- theatrical release poster
- Directed by: Nanda Kishore
- Written by: Yoganand Muddan (dialogues)
- Screenplay by: Tharun Sudhir Uday
- Produced by: Chikkaboramma
- Starring: Pradeep Nyra Banerjee K. Shivram
- Cinematography: Sudhakar S. Raj
- Edited by: K. M. Prakash
- Music by: Arjun Janya
- Production company: Inchara Film Factory
- Distributed by: Jack Manjunath (Mysore Talkies)
- Release date: 16 June 2017;
- Running time: 155 minutes
- Country: India
- Language: Kannada

= Tiger (2017 film) =

2017 Indian Kannada-language action film

Tiger is a 2017 Indian Kannada-language action film directed by Nanda Kishore and produced by Chikkaboramma under Inchara Film Factory. The film stars Pradeep, Nyra Banerjee and K. Shivram, alongside Om Puri, P. Ravishankar, Chikkanna and Sadhu Kokila. The music was composed by Arjun Janya, while the cinematography and editing were handled by Sudhakar S. Raj and K. M. Prakash.

Tiger was released on 16 June 2017. The film was dubbed in Hindi as Policewale ki Jung.

==Plot==
The movie Tiger is a Kannada action packed thriller film led by the young star Pradeep (protagonist) who dreams to become a police officer which is against the wish of his father played by the well known actor and also a very famous Ex IAS officer K Shivram. Why is the father against the wish and the dream of his son is the crux of the story.

==Production==
In August 2014 Pradeep, Tharun Kishore Sudhir and Nanda Kishore Decided to a project together. Tharun kishore Sudhir wrote the script just for Pradeep and his elder brother Nanda Kishora decided to Direct. The film was started under the banner of Inchara Film Factory which produced its first film under the producer Smt. Chikkaboramma. This is the last appearance of the Indian actor Om Puri on a Kannada film before his death.

==Soundtrack==
Arjun Janya has composed the soundtrack and background music for the film. The soundtrack album consists of six songs. Lyrics for the tracks were written by V. Nagendra Prasad, Yogaraj Bhat, Yoganand Muddan and Lokesh Krishna. Deciding to tie up with a music label the producers released the album in November 2016 under Lahari Music company. The audio was released by the Ex chief minister of Karnataka Shri B. S. Yeddyurappa.

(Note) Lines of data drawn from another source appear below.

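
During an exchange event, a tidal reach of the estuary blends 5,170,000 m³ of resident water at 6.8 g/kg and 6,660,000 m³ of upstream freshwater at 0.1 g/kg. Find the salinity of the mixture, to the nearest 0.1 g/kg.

3.0 g/kg

By conservation of dissolved salt,
salt = 5,170,000×6.8 + 6,660,000×0.1 = 35,156,000 + 666,000 = 35,822,000
volume = 5,170,000 + 6,660,000 = 11,830,000 m³
S = 35,822,000 / 11,830,000 = 3.028 g/kg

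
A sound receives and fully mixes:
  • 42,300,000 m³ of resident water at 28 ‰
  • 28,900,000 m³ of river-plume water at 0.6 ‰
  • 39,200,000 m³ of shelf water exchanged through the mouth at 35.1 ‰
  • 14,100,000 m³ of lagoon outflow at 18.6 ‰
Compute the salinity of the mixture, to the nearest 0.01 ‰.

22.81 ‰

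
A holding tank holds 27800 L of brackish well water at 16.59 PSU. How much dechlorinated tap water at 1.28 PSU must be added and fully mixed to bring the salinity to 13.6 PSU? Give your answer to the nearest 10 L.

6750 L

Salt balance: 27,800×16.59 + V×1.28 = (27,800+V)×13.6
461,202 + 1.28V = 378,080 + 13.6V
83,122 = 12.32V
V = 6,746.92 L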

| No. | Title | Artist(s) | Length |
|---|---|---|---|
| 1. | "Tiger Tiger" | Sudeepa | 4:03 |
| 2. | "Beladingla Ratri" | Sonu Nigam, Anuradha Bhat | 3:59 |
| 3. | "Tinnada Unnada" | Vijay Prakash | 4:05 |
| 4. | "Item Song Agbeku Ban" | Manjula Gururaj | 4:15 |
| 5. | "Ganapathi Jai" | Shankar Mahadevan | 4:42 |
| 6. | "Bottom Of My Heart" | Sunil Raoh, Priyanka | 2:52 |

==Reception==
A critic from Cinema Express wrote that "Go for Tiger, if you are one of those who enjoy mass entertainers". A critic from The Times of India rated the film three out of five and wrote that "This film can interest those who like the old school brand of commercial cinema. Though, take enough snacks along as the film's length is a tad longer than it should have ideally been". A critic from Bangalore Mirror wrote that "Tiger is a comeback for both Pradeep and retired IAS officer".